Troppe richieste di ferie
Il caso arriva dagli Stati Uniti, dove Burger Motorsports, un'azienda specializzata nella produzione e vendita di componenti per il tuning automobilistico, ha deciso di concedere un giorno libero a tutto il personale in concomitanza con l'arrivo di GTA 6 sul mercato. Tramite un avviso, la dirigenza ha comunicato che la ditta andrà in chiusura aziendale per il periodo di lancio del gioco.
La scelta non deriva da un'iniziativa promozionale o dalla volontà di far riposare i dipendenti, ma da un'esigenza molto più pratica.
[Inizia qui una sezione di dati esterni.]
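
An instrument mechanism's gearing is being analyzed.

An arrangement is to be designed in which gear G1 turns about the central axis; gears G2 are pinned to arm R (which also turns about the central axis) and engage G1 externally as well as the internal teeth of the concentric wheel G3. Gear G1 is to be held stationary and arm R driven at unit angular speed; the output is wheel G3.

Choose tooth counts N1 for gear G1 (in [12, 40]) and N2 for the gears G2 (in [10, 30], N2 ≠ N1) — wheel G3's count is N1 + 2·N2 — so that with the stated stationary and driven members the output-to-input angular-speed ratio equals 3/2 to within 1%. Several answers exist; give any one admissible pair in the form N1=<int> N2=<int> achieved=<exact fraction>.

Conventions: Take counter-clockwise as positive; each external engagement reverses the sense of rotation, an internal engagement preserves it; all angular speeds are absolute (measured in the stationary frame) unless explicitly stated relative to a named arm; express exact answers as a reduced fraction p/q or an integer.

design class (target 3/2): planetary set
Willis with ω_sun = 0: ω_ring/ω_arm = (N1+N3)/N3; set equal to 3/2  ⇒  N3/N1 = 1/(3/2 − 1) = 2
N3 = N1 + 2·N2  ⇒  N2/N1 = (N3/N1 − 1)/2 = (2 − 1)/2 = 1/2
smallest multiple with N1 ≥ 12 and N2 ≥ 10: k = 10  ⇒  N1 = 10·2 = 20, N2 = 10·1 = 10 (N1 ≤ 40, N2 ≤ 30, N2 ≠ N1 ✓), N3 = 20 + 2·10 = 40
check: (N1+N3)/N3 with N1 = 20, N3 = 40 gives 3/2; |achieved − target| = 0 ≤ 3/200 ✓

N1=20 N2=10 achieved=3/2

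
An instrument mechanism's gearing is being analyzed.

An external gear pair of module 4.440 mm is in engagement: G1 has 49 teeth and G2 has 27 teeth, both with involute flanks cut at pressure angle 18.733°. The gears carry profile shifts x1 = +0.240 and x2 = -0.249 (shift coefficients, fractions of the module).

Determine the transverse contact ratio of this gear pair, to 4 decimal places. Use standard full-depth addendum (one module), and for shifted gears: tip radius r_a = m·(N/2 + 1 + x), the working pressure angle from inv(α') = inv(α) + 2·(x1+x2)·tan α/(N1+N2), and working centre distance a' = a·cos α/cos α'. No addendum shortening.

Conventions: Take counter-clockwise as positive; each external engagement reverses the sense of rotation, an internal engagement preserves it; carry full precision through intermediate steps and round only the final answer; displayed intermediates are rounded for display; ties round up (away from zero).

1.7696

recognized (one external pair, fixed centres): single-mesh tooth geometry, m = 4.440, N1 = 49, N2 = 27
base radii: r_b1 = 103.017430, r_b2 = 56.764706
tip radii: r_a1 = 114.285600, r_a2 = 63.274440
inv(α') = inv(18.733°) + 2·(+0.240-0.249)·tan α/(49+27) = 0.01209055  ⇒  α' = 18.69289°
a' = a·cos α / cos α' = 168.7200·cos 18.733°/cos 18.69289° = 168.679999
action lengths: √(r_a1²−r_b1²) = 49.483407, √(r_a2²−r_b2²) = 27.953942
base pitch p_b = π·m·cos α = 13.209747
CR = (49.483407 + 27.953942 − 168.679999·sin 18.69289°)/13.209747 = 1.769615
contact ratio ≈ 1.7696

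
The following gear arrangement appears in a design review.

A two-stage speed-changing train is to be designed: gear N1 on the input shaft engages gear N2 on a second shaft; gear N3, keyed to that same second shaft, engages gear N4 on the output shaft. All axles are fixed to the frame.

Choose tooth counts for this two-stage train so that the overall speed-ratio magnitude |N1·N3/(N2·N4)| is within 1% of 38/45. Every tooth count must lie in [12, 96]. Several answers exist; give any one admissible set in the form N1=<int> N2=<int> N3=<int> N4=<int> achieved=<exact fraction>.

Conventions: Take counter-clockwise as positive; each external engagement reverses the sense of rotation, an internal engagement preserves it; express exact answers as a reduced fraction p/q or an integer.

N1=12 N2=15 N3=19 N4=18 achieved=38/45

2-stage fixed-axis compound train for ratio 38/45
target = 38/45 in lowest terms: an exact hit needs N1·N3 = k·38 and N2·N4 = k·45 for one integer k, every count in [12, 96]; additionally prefer no 1:1 stage (N1 ≠ N2, N3 ≠ N4)
k = 1…5: no 1:1-free in-range split of k·38 and k·45 into factor pairs; take k = 6
k = 6: N1·N3 = 228 = 12·19, N2·N4 = 270 = 15·18
achieved = 12·19/(15·18) = 38/45; |achieved − target| = 0 ≤ 19/2250 ✓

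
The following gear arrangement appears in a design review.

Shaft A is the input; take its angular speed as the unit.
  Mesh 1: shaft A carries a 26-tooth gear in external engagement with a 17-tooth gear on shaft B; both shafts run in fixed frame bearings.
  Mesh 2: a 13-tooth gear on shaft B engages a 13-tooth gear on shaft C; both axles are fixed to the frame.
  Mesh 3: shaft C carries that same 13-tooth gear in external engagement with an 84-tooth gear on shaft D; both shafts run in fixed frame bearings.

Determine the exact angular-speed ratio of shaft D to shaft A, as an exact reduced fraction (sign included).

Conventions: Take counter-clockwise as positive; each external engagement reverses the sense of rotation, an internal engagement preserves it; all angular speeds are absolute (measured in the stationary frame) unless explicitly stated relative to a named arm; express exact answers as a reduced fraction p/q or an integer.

-169/714

class = fixed-axis compound train [3 meshes; 3 ratios multiply, 3 sense flips]
mesh 1 [26T→17T]: running ratio 26/17, sense −
mesh 2 [13T→13T]: running ratio 26/17, sense +
mesh 3 [13T→84T]: running ratio 169/714, sense −
ω_out/ω_in = -169/714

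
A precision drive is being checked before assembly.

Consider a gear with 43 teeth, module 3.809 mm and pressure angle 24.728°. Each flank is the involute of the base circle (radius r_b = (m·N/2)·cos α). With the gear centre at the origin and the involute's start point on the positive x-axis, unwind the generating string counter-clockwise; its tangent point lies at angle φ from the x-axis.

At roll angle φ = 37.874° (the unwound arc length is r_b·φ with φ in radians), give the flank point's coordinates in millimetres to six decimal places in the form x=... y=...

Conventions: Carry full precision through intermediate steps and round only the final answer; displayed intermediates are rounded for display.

x=88.902822 y=6.853592

class = single-mesh tooth geometry [base-circle involute, m = 3.809, 43T]
pitch radius r_p = m·N/2 = 3.809·43/2 = 81.893500
base radius r_b = r_p·cos α = 81.893500·cos 24.728° = 74.384182
roll angle φ = 37.874° = 0.66102600 rad
x = r_b·(cos φ + φ·sin φ) = 88.902822
y = r_b·(sin φ − φ·cos φ) = 6.853592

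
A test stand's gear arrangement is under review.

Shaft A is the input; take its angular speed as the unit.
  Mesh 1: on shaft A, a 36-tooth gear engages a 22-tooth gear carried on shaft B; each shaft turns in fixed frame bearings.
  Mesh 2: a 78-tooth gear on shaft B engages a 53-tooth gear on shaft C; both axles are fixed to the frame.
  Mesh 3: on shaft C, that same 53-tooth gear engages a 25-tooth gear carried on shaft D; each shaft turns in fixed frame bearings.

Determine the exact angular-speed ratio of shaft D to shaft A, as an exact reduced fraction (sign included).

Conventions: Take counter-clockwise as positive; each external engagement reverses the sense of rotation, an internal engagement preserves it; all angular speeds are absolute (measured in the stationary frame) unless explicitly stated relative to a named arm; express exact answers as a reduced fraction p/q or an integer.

class = fixed-axis compound train [3 meshes; 3 ratios multiply, 3 sense flips]
mesh 1 [36T→22T]: running ratio 18/11, sense −
mesh 2 [78T→53T]: running ratio 1404/583, sense +
mesh 3 [53T→25T]: running ratio 1404/275, sense −
ω_out/ω_in = -1404/275

-1404/275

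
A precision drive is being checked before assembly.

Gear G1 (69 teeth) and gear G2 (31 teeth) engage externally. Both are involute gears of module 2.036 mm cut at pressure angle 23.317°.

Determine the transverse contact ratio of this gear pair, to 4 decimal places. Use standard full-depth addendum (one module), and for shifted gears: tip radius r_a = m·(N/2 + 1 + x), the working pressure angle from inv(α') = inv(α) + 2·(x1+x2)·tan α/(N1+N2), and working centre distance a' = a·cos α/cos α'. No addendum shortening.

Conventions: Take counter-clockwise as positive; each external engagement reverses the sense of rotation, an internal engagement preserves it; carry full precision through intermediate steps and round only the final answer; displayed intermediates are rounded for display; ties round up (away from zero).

1.5837

single-mesh involute tooth geometry (69T engaging 31T at module 2.036)
base radii: r_b1 = 64.505264, r_b2 = 28.980626
tip radii: r_a1 = 72.278000, r_a2 = 33.594000
no profile shift: α' = α, a' = a
action lengths: √(r_a1²−r_b1²) = 32.606444, √(r_a2²−r_b2²) = 16.990590
base pitch p_b = π·m·cos α = 5.873892
CR = (32.606444 + 16.990590 − 101.800000·sin 23.31700°)/5.873892 = 1.583748
contact ratio ≈ 1.5837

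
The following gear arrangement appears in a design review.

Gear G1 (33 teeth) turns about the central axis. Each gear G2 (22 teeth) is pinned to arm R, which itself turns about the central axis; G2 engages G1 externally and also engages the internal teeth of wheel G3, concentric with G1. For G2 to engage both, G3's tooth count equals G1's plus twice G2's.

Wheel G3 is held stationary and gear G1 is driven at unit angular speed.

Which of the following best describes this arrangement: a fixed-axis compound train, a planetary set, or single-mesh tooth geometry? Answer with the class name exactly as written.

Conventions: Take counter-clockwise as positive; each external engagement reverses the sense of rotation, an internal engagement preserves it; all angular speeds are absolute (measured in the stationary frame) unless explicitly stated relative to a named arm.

planetary set

planetary set (33T centre, 22T on arm, 77T internal) — Willis relation
classification: planetary set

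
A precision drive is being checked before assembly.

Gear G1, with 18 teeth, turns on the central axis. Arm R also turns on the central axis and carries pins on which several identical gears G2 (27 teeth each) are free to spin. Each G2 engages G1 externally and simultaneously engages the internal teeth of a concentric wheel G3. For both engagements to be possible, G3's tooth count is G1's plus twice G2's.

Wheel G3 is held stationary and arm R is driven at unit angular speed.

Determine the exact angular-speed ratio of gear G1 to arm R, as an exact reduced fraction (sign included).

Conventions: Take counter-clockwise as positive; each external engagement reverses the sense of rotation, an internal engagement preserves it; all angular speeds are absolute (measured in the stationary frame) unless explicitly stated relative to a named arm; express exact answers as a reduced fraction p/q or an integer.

5

topology: planetary set — G1 18T / G2 27T / G3 72T, arm = carrier (Willis)
ring teeth: 18 + 2·27 = 72
18(ω_sun−ω_arm) = −72(ω_ring−ω_arm),  ω_ring = 0, ω_arm = 1
ω_sun = 1 − (72/18)(0−1) = 5
ω_out/ω_in = 5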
Come spiegato dalla stessa società, la decisione è stata presa poiché molti membri dello staff avevano già richiesto un giorno di ferie per il 19 novembre. Questa concentrazione di assenze avrebbe generato conflitti nella programmazione dei turni tali da avere un impatto negativo sulle "normali operazioni aziendali", rendendo di fatto più conveniente la chiusura totale della struttura per 24 ore.
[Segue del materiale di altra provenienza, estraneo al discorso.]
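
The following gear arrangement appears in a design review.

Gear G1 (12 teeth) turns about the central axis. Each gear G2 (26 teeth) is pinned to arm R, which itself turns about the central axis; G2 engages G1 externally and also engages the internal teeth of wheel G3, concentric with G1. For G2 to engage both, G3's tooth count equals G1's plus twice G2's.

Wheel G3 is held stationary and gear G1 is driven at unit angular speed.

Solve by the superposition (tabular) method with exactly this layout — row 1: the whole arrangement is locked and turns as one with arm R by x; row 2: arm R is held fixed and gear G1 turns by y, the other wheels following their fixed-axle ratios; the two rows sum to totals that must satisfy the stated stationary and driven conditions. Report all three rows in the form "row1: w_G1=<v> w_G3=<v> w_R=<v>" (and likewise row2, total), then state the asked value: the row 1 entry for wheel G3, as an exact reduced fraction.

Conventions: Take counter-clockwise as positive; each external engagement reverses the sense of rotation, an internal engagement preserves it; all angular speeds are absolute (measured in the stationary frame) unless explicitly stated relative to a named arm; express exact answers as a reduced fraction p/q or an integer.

class = planetary set [G3 = 12+2·26 = 64; Willis about the carrier]
row 1: whole set turns with the arm by x
row 2 (arm held, sun turns y): ω_ring = −(12/64)·y, ω_arm = 0
boundary: total ω_ring = x − (12/64)·y = 0 and total ω_sun = x + y = 1  ⇒  y = 16/19, x = 3/19
row 2 ring = −(12/64)·16/19 = -3/19
totals (row 1 + row 2): sun 3/19 + 16/19 = 1, ring 3/19 + (-3/19) = 0, arm 3/19 + 0 = 3/19
asked cell (row1, ring) = 3/19

row1: w_G1=3/19 w_G3=3/19 w_R=3/19
row2: w_G1=16/19 w_G3=-3/19 w_R=0
total: w_G1=1 w_G3=0 w_R=3/19
asked value: 3/19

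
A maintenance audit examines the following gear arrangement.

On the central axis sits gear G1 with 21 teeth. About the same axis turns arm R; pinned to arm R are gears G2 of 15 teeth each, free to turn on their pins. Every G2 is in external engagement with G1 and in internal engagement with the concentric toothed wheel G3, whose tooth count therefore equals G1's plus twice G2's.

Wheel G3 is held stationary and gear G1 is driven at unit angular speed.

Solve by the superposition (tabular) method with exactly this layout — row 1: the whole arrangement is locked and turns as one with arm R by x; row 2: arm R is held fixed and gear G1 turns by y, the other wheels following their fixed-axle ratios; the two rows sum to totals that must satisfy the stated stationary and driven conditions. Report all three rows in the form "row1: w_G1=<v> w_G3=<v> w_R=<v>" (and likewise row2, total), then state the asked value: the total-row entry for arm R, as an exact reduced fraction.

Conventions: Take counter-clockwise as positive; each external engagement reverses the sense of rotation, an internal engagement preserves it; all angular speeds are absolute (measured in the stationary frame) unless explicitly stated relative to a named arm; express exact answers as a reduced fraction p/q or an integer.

planetary set (21T centre, 15T on arm, 51T internal) — Willis relation
row 1: whole set turns with the arm by x
row 2 (arm held, sun turns y): ω_ring = −(21/51)·y, ω_arm = 0
boundary: total ω_ring = x − (21/51)·y = 0 and total ω_sun = x + y = 1  ⇒  y = 17/24, x = 7/24
row 2 ring = −(21/51)·17/24 = -7/24
totals (row 1 + row 2): sun 7/24 + 17/24 = 1, ring 7/24 + (-7/24) = 0, arm 7/24 + 0 = 7/24
asked cell (total, arm) = 7/24

row1: w_G1=7/24 w_G3=7/24 w_R=7/24
row2: w_G1=17/24 w_G3=-7/24 w_R=0
total: w_G1=1 w_G3=0 w_R=7/24
asked value: 7/24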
Sebbene Burger Motorsports non sia una compagnia di grandi dimensioni, la sua mossa evidenzia un potenziale problema organizzativo legato al lancio del titolo di Rockstar Games. Considerando il vasto bacino di utenza del franchise, è plausibile che la tendenza a richiedere giorni di ferie o permessi per il giorno dell'uscita possa ripetersi anche altrove, portando eventualmente altre aziende a fare scelte simili o a dover prendere provvedimenti in merito.